DARTMOUTH, Nova Scotia, & CAMBRIDGE, Mass.--(BUSINESS WIRE)-- IMV Inc. (NASDAQ: IMV; TSX: IMV), a clinical-stage company developing a portfolio of immune-educating therapies based on its novel DPX platform to treat solid and blood cancers while preserving patients’ quality of life, today announced that translational data from the Phase 2 clinical study in patients with advanced, recurrent ovarian cancer will be presented at the Society for Immunotherapy of Cancer (SITC) Annual Meeting.

“Treatment with MVP-S elicited an immune response involving both survivin-specific T and B cells, which further extends our understanding of the MVP-S mechanism of action,” said Jeremy Graff, Ph.D., Chief Scientific Officer at IMV Inc. “These results help to bolster further confidence in the therapeutic mechanism of MVP-S based treatment and set the stage for the design of the next Phase 2B study in advanced, recurrent ovarian cancer patients, expected to begin next year.”

Twenty-two women with advanced, recurrent ovarian cancer were enrolled in the DeCidE1 study. Translational analyses showed that:

  • A higher baseline CD3+CD8+ T cell infiltration in tumor tissue was evident in patients with clinical benefit (defined as >10% on-treatment tumor regression)
  • Likewise, B cell pathway genes were significantly upregulated in patients with clinical benefit
  • MVP-S treatment induced increased T and B cell infiltration into tumor on-treatment when compared to the pre-treatment tumor biopsy sample taken from a patient with defined clinical response by RECISTv1.1.
  • Upregulation of genes or pathways related to immune-suppression (e.g. WNT pathway) or immune evasion/exclusion (CD276, Arg2) were significantly associated with lack of anti-tumor activity, suggesting a potential mechanism for treatment failure.

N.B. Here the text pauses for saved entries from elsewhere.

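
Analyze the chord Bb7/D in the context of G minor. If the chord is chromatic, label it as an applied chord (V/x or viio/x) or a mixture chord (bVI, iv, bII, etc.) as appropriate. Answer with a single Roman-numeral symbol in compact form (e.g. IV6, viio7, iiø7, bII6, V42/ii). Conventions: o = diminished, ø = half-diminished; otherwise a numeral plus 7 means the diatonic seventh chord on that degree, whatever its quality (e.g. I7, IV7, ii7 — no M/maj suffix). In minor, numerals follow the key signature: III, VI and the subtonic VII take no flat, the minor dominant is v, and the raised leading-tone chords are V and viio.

V65/VI

Stacked in thirds the chord is Bb-D-F-Ab: a dominant seventh chord on Bb.
Bb is not a diatonic chord root with this quality in G minor, but it lies a perfect fifth above Eb (VI), so the chord functions as an applied dominant of VI.
With D in the bass the chord is in first inversion, so the figured bass is 65.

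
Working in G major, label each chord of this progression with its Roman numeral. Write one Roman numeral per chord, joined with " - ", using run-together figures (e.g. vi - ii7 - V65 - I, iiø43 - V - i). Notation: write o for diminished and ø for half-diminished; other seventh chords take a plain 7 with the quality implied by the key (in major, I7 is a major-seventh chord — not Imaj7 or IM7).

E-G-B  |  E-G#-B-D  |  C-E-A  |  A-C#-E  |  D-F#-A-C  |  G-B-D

vi - V7/ii - ii6 - V/V - V7 - I

E-G-B: root E is the submediant; minor triad there is vi.
E-G#-B-D is the secondary dominant of ii (dominant seventh chord on E): V7/ii.
C-E-A: minor triad on A = scale degree 2 → ii6.
A-C#-E: chromatic; A is V of V, so V/V.
D-F#-A-C: dominant seventh chord on D = scale degree 5 → V7.
G-B-D: root G is the tonic; major triad there is I.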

These findings suggest that immunogenic tumors are more susceptible to MVP-S treatment, in line with its mechanism of action. Collectively, these results provide insight for possible predictors of response to treatment with MVP-S. These translational data will inform the design of next IMV-sponsored clinical trial in patients with advanced, recurrent ovarian cancer, expected to be initiated in 2022. The study will evaluate MVP-S with intermittent low dose cyclophosphamide (CPA).

The poster will be presented on November 12, 2021, by Oliver Dorigo, M.D., Ph.D., Director and Associate Professor, Division Gynecologic Oncology, Department of Obstetrics and Gynecology at the Stanford University, CA.

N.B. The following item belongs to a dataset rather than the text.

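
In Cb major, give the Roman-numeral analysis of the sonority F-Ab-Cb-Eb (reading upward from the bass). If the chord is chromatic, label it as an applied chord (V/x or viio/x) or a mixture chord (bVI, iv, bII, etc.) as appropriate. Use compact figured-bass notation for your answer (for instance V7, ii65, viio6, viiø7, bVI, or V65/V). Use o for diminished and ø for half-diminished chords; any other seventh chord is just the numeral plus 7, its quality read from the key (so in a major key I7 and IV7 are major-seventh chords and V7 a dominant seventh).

viiø7/V

Stacked in thirds the chord is F-Ab-Cb-Eb: a half-diminished seventh chord on F.
F sits a half step below Gb (V in Cb major); a diminished chord there is the applied leading-tone chord of V.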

  • PosterTitle: Identification of potential response predictors to maveropepimut-S (DPX-Survivac), a novel T cell activating immunotherapy, in patients with advanced recurrent ovarian cancer
  • Poster Number: 353
  • Dr. Dorigo will be present in person at lunch time (12:40–2:10 p.m. EST) and during the poster reception (7–8:30 p.m. EST)
  • An e-poster presentation will be available under the Scientific Publications & Posterssection on IMV’s website.